Journal of International Medical Research (Sep 2024)
Development and validation of deep learning models for bowel obstruction on plain abdominal radiograph
Abstract
Objective Artificial intelligence (AI) could help medical practitioners in analyzing radiological images to determine the presence and site of bowel obstruction. This retrospective diagnostic study proposed a series of deep learning (DL) models for diagnosing bowel obstruction on abdominal radiograph. Methods A total of 2082 upright plain abdominal radiographs were retrospectively collected from four hospitals. The images were labeled as normal, small bowel obstruction and large bowel obstruction by three senior radiologists based on comprehensive examinations and interventions within 48 hours after admission. Gradient-weighted class activation mapping was used to visualize the inferential explanation.
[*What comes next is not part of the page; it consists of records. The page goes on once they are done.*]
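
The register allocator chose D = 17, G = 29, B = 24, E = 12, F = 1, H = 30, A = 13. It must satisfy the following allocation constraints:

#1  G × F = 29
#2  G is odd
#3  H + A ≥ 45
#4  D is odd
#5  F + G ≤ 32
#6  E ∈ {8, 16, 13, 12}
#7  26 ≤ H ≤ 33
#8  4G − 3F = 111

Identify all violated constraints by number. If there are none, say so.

#1 G × F = 29 × 1 = 29  ✓
#2 G = 29 is odd  ✓
#3 H + A = 30 + 13 = 43; 43 < 45, bound 45 not met  ✗
#4 D = 17 is odd  ✓
#5 F + G = 1 + 29 = 30; 30 ≤ 32  ✓
#6 E = 12 is in {8, 16, 13, 12}  ✓
#7 H = 30 lies in [26, 33]  ✓
#8 4G − 3F = 4(29) − 3(1) = 113, not 111  ✗

The assignment fails constraints 3 and 8.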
Results In the validation set, the Xception-backboned model achieved the highest accuracy (0.863), surpassing the VGG16 (0.847) and ResNet models (0.836). In the test set, the Xception model (accuracy: 0.807) outperformed other models and a junior radiologist (0.780) but not a senior radiologist (0.840). In the AI-aided diagnostic framework, the junior and senior radiologists made their judgements while aware of the Xception model predictions. Their accuracy significantly improved to 0.887 and 0.913, respectively. Conclusions We developed and validated DL-based computer vision models for diagnosing bowel obstruction on plain abdominal radiograph. DL-based computer-aided diagnostic systems could reduce medical practitioners’ workloads and improve diagnostic accuracy.